“Se os bois e cavalos ou os leões tivessem mãos, e pudessem com elas pintar, e produzissem obras de arte como os homens, os cavalos iriam pintar as formas dos deuses como cavalos, e os bois como bois.”
xenófanes
A percepção não é ver o que existe; é julgar o que existe pela nossa visão.
Ouvi o chilrear de um pássaro, por entre os ramos das árvores que lhe suportam o ninho.

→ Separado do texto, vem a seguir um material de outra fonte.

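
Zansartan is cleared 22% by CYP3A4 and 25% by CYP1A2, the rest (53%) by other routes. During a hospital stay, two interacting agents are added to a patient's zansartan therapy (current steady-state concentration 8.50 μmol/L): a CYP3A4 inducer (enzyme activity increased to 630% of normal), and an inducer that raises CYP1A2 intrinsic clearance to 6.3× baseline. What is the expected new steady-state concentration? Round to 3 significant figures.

The CYP3A4 pathway (22% of clearance) rises to 6.3× activity: 0.22 × 6.3 = 1.386.
The CYP1A2 pathway (25% of clearance) is boosted to 6.3× activity: 0.25 × 6.3 = 1.575.
The remaining 53% of clearance is unaffected.
Relative clearance = 1.386 + 1.575 + 0.53 = 3.491.
New steady-state concentration = 8.50 / 3.491 = 2.43 μmol/L (concentration scales inversely with clearance).

2.43 μmol/L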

Não o vi – a selecção natural ensinou-o a esconder-se de mim – mas, se não ele mas outro pássaro qualquer – intra ou interespécie – voar da árvore, em busca de alimento, irei atribuir-lhe o chilrear que ouvi, ignorante às diferenças de timbre, de melodia, de intenção.
Tenho uma mosca a partilhar quarto comigo, há dois dias.
Salta em vôos curtos e erráticos, de um nervosismo sinónimo a quem tem pressa de chegar, sem saber para onde vai.
Poisa na minha mão, roça as minúsculas patas dianteiras uma na outra e, com o seu olhar vermelho alienígena, venera-me por ser uma fonte inesgotável de alimento.
Ou, talvez, nada disto seja real. Talvez esteja aqui numas férias merecidas, voando para aqui e para ali como um turista num museu, e observando-me tão profundamente pelo puro fascínio de ver algo diferente.
Talvez uma outra amiga mosca lhe tenha dito “aposto que não és capaz de lhe poisar na mão!” e ela, no encalço de uma fama ousada, cabriola em saltos de coragem até finalmente completar esse incrível feito.
Permito-lhe apenas um segundo – não por lhe ter inveja, mas porque as suas pequenas patinhas, como agulhas, irritam-me a pele e, em reflexo, abano os meus indiferentes dedos, causando uma fuga precipitada da pequena mosca.